I gestami ją bardzo dobitnie malował.

(Był dawniej adwokatem pan rejent Bolesta,

Zwano go kaznodzieją, że zbyt lubił gesta).

Teraz ręce przy boku miał, w tył wygiął łokcie,

Spod ramion wytknął palce i długie paznokcie,

Przedstawiając dwa smycze chartów tym obrazem.
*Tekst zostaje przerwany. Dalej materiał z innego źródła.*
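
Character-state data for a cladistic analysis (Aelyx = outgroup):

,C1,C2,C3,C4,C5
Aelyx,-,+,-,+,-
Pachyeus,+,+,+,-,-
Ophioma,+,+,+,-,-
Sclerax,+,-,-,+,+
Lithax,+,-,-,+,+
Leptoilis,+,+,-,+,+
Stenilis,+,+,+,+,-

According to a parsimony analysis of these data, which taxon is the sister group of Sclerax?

Lithax

Character polarity is set by the outgroup: the derived state is whichever differs from the outgroup's state, so for C2, C4 the derived state is '-', and for the remaining characters it is '+'.
All ingroup taxa share the derived state '+' for C1; it defines the ingroup but does not resolve relationships within it.
C2: derived state '-' in Lithax and Sclerax only — synapomorphy for {Lithax, Sclerax}.
C3: derived state '+' in Ophioma, Pachyeus, and Stenilis only — synapomorphy for {Ophioma, Pachyeus, Stenilis}.
Only Ophioma and Pachyeus show the derived state '-' for C4, supporting them as a clade.
C5 (derived state '+') is shared by Leptoilis, Lithax, and Sclerax — a synapomorphy uniting that clade.
Most parsimonious ingroup topology: (((Pachyeus,Ophioma),Stenilis),((Sclerax,Lithax),Leptoilis)).
Sclerax and Lithax form a cherry on this tree, so they are sister taxa.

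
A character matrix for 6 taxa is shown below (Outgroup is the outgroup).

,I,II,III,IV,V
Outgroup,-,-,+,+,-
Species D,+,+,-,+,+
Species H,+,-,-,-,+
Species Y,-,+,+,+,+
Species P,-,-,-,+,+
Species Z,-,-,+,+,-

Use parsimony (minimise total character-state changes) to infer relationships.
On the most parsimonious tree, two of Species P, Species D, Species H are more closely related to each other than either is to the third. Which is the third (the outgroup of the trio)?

Species P

Character polarity is set by the outgroup: the derived state is whichever differs from the outgroup's state, so for III, IV the derived state is '-', and for the remaining characters it is '+'.
I: derived state '+' in Species D and Species H only — synapomorphy for {Species D, Species H}.
II (state '+') occurs in Species D and Species Y but conflicts with the nesting implied by the other characters — most parsimoniously interpreted as homoplasy.
III: derived state '-' in Species D, Species H, and Species P only — synapomorphy for {Species D, Species H, Species P}.
IV (derived state '-') is unique to Species H (autapomorphy; uninformative for grouping).
Only Species D, Species H, Species P, and Species Y show the derived state '+' for V, supporting them as a clade.
Most parsimonious ingroup topology: ((((Species D,Species H),Species P),Species Y),Species Z).
Species D and Species H share a more recent common ancestor with each other than either does with Species P, so Species P is the least closely related of the three.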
Właśnie rzecz kończył: "Wyczha! puściliśmy razem

Ja i Asesor, razem, jakoby dwa kórki

Jednym palcem spuszczone u jednej dwórórki;

Wyczha! poszli, a zając jak struna - smyk w pole,

Psy tuż (to mówiąc, ręce ciągnął wzdłuż po stole

I palcami ruch chartów przedziwnie udawał),

Psy tuż, i hec! od lasu odsadzili kawał;

Sokoł smyk naprzód, rączy pies, lecz zagorzalec,

Wysadził się przed Kusym o tyle, o palec;

Wiedziałem, że spudłuje; szarak, gracz nie lada,

Czchał niby prosto w pole, za nim psów gromada;

Gracz szarak! skoro poczuł wszystkie charty w kupie,

Pstręk na prawo, koziołka, z nim w prawo psy głupie,

A on znowu fajt w lewo, jak wytnie dwa susy,

Psy za nim fajt na lewo, on w las, a mój Kusy

Cap !!" - tak krzycząc pan Rejent, na stół pochylony,

Z palcami swemi zabiegł aż do drugiej strony

I "cap!" - Tadeuszowi wrzasnął tuż nad uchem.